Redskins quarterback Robert Griffin III sacked. he would later… (Karl Merton Ferron/Baltimore…)
December 09, 2012|By David Zurawik | The Baltimore Sun
Baltimore Ravens fans can’t help but feel frustrated, angry and maybe even sick about what they saw on their TV screens Sunday during a 31-28 loss to the Washington Redskins. But let’s be fair, you can’t blame most of that on lousy coverage by CBS Sports this week.
The production team missed part of one play, and the broadcast crew of Marv Albert and Rich Gannon kept calling Dennis Pitta “Dennis Peeta.” And right at the start of overtime, Albert said one of the most obvious and, yes, dumbest things I have heard an announcer say all year: “The word on Robert Griffin III is that he appeared to suffer a right knee injury.”
This came after viewers had seen Griffin: injure his knee once live and three times in a bone-jarring replay, limp off the field with the help of trainers, come back on the field limping worse, throw a pass and almost fall over from the pain, go down on all fours on the field and come limping off the field again as a second string quarterback went into the game for the final minutes to throw a touchdown pass and run for two points to tie the score in regulation.
Did I mention the 10 million shots of Griffin on the sideline being attended to by doctors and trainers after he came out of the game for the second time?
And now, Albert’s going to give us “the word” on this situation — and that inside dope is that Griffin “appeared to suffer a right knee injury.” Thanks for the scoop, Marv. But we would have to have been in a coma for the last 10 minutes of real time at the end of the game not to know as much or more than you told us.
I didn’t hear anything from CBS Sports about the hip pointer Ravens coach John Harbaugh said in his postgame interview that Ray Rice suffered. Or, what about the neck injury to Jameel McClain? But that would have taken some actual sideline reporting.
That said, I now come to praise the coverage — especially the work by the director, producer and camera operators.

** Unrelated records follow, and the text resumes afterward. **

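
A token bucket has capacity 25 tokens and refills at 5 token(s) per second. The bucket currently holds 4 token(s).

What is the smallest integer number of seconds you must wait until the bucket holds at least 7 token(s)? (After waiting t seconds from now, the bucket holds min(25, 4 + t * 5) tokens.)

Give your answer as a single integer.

Answer: 1

Derivation:
Need 4 + t * 5 >= 7, so t >= 3/5.
Smallest integer t = ceil(3/5) = 1.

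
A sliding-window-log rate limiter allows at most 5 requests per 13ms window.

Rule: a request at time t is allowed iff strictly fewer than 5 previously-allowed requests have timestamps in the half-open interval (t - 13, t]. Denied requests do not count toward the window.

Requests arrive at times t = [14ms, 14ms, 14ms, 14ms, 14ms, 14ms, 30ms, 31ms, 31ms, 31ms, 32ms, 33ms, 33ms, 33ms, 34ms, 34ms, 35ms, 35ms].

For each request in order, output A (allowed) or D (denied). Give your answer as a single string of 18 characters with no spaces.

Tracking allowed requests in the window:
  req#1 t=14ms: ALLOW
  req#2 t=14ms: ALLOW
  req#3 t=14ms: ALLOW
  req#4 t=14ms: ALLOW
  req#5 t=14ms: ALLOW
  req#6 t=14ms: DENY
  req#7 t=30ms: ALLOW
  req#8 t=31ms: ALLOW
  req#9 t=31ms: ALLOW
  req#10 t=31ms: ALLOW
  req#11 t=32ms: ALLOW
  req#12 t=33ms: DENY
  req#13 t=33ms: DENY
  req#14 t=33ms: DENY
  req#15 t=34ms: DENY
  req#16 t=34ms: DENY
  req#17 t=35ms: DENY
  req#18 t=35ms: DENY

Answer: AAAAADAAAAADDDDDDD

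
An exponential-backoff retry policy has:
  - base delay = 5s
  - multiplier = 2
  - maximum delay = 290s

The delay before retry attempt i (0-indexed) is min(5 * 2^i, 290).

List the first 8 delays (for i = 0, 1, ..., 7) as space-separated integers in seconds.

Computing each delay:
  i=0: min(5*2^0, 290) = 5
  i=1: min(5*2^1, 290) = 10
  i=2: min(5*2^2, 290) = 20
  i=3: min(5*2^3, 290) = 40
  i=4: min(5*2^4, 290) = 80
  i=5: min(5*2^5, 290) = 160
  i=6: min(5*2^6, 290) = 290
  i=7: min(5*2^7, 290) = 290

Answer: 5 10 20 40 80 160 290 290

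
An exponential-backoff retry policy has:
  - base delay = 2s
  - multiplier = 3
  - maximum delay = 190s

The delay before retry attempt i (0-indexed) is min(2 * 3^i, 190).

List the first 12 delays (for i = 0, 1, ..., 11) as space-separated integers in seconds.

Answer: 2 6 18 54 162 190 190 190 190 190 190 190

Derivation:
Computing each delay:
  i=0: min(2*3^0, 190) = 2
  i=1: min(2*3^1, 190) = 6
  i=2: min(2*3^2, 190) = 18
  i=3: min(2*3^3, 190) = 54
  i=4: min(2*3^4, 190) = 162
  i=5: min(2*3^5, 190) = 190
  i=6: min(2*3^6, 190) = 190
  i=7: min(2*3^7, 190) = 190
  i=8: min(2*3^8, 190) = 190
  i=9: min(2*3^9, 190) = 190
  i=10: min(2*3^10, 190) = 190
  i=11: min(2*3^11, 190) = 190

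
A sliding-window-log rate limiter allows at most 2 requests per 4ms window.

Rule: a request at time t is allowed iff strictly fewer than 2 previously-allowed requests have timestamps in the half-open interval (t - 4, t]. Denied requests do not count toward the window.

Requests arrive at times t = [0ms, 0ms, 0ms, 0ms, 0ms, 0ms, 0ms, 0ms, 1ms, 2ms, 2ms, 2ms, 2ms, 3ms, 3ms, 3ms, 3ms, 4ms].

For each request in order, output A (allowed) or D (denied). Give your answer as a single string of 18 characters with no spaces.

Answer: AADDDDDDDDDDDDDDDA

Derivation:
Tracking allowed requests in the window:
  req#1 t=0ms: ALLOW
  req#2 t=0ms: ALLOW
  req#3 t=0ms: DENY
  req#4 t=0ms: DENY
  req#5 t=0ms: DENY
  req#6 t=0ms: DENY
  req#7 t=0ms: DENY
  req#8 t=0ms: DENY
  req#9 t=1ms: DENY
  req#10 t=2ms: DENY
  req#11 t=2ms: DENY
  req#12 t=2ms: DENY
  req#13 t=2ms: DENY
  req#14 t=3ms: DENY
  req#15 t=3ms: DENY
  req#16 t=3ms: DENY
  req#17 t=3ms: DENY
  req#18 t=4ms: ALLOW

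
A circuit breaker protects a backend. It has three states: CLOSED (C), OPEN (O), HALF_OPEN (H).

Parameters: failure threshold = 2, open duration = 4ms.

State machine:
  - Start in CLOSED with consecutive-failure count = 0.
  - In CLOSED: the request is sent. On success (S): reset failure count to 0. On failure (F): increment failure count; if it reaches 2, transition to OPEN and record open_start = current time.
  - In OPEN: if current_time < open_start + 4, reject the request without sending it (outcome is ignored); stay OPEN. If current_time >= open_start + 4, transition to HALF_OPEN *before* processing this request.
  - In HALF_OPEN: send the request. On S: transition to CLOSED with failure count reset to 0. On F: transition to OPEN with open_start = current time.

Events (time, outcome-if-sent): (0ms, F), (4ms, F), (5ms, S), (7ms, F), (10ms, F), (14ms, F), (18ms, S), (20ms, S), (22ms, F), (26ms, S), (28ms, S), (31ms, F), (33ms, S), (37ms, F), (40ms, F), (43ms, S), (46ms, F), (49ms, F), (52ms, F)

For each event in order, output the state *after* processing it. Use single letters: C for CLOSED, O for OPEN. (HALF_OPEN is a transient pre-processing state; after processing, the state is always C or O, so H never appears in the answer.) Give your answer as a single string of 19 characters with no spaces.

Answer: COOOOOCCCCCCCCOOOOO

Derivation:
State after each event:
  event#1 t=0ms outcome=F: state=CLOSED
  event#2 t=4ms outcome=F: state=OPEN
  event#3 t=5ms outcome=S: state=OPEN
  event#4 t=7ms outcome=F: state=OPEN
  event#5 t=10ms outcome=F: state=OPEN
  event#6 t=14ms outcome=F: state=OPEN
  event#7 t=18ms outcome=S: state=CLOSED
  event#8 t=20ms outcome=S: state=CLOSED
  event#9 t=22ms outcome=F: state=CLOSED
  event#10 t=26ms outcome=S: state=CLOSED
  event#11 t=28ms outcome=S: state=CLOSED
  event#12 t=31ms outcome=F: state=CLOSED
  event#13 t=33ms outcome=S: state=CLOSED
  event#14 t=37ms outcome=F: state=CLOSED
  event#15 t=40ms outcome=F: state=OPEN
  event#16 t=43ms outcome=S: state=OPEN
  event#17 t=46ms outcome=F: state=OPEN
  event#18 t=49ms outcome=F: state=OPEN
  event#19 t=52ms outcome=F: state=OPEN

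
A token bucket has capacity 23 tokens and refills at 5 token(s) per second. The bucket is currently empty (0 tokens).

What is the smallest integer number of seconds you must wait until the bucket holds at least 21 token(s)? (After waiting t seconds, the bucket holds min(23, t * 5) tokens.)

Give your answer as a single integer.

Need t * 5 >= 21, so t >= 21/5.
Smallest integer t = ceil(21/5) = 5.

Answer: 5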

On a cold, gray and wet day, the images were outstanding. As fog started to shroud the field late in the game, it felt as if the cameras were moving closer and closer to the action. Viewers were given the kind of tight, field levels shots that made you feel as if you could almost reach out and touch the white plumes of breath emanating from the mouths of the exhausted players on the field.
During the last Redskins game-tying drive, it was all mud, blood, torn up chunks of turf and bodies being slammed into each other with the cameras seeming as if they were right in the middle of it. Someone on the production team had the wisdom to get a us ground-level, back-of-the-end zone shot of Redskins backup quarterback Kirk Cousins scoring the final two points of regulation play that tied the game. And for those few seconds, CBS Sports was in a league with the NFL Network and NFL Films.
The direction at the end of the game and into overtime kept getting better as the drama heightened. As the two teams went out for the overtime coin toss, viewers were given another field level shot through a rain-speckled lens — past the players, up into the stands and beyond to the kind of low-hanging, gray clouds that NFL Films has taught viewers to associate with epic moments in NFL history.
In fact, the photography and direction at the end were so good they made up for all that Albert and Gannon weren’t seeing or weren’t reacting quickly enough to comment on. As Albert talked about Redskins coach Mike Shanahan not giving up on the team, viewers were shown Griffin on the sideline emotionally embracing various teammates. Those were the money shots — at least for Redskins fans — between plays, and the director was going to give them to fans whether or not Albert and Gannon were on board.
My biggest complaint about Albert’s play-by-play call Sunday was that he lost his focus a couple of times. With 14 minutes and 8 seconds left in the game, for example, the Ravens were thrown for a 3-yard loss on a first-and-10 running play.
“That’s a 2-yard pickup,” Albert told viewers, as the graphic on the screen announced that it was now second-and-13.
Clearly someone in the truck told him he was wrong in reporting it as a gain of 2 yards, and Albert then said, “That ends up as a loss of two.”
Wrong again. It’s a loss of three; that’s why it is second-and-13.
Really, I wonder if older announcers don’t have the stamina or what to go a whole game. I’m serious. Or, do they eat too much at halftime or something?
CBS analysts like Dan Dierdorf and Dan Fouts start losing focus right after halftime on most games, and what follows isn’t pretty.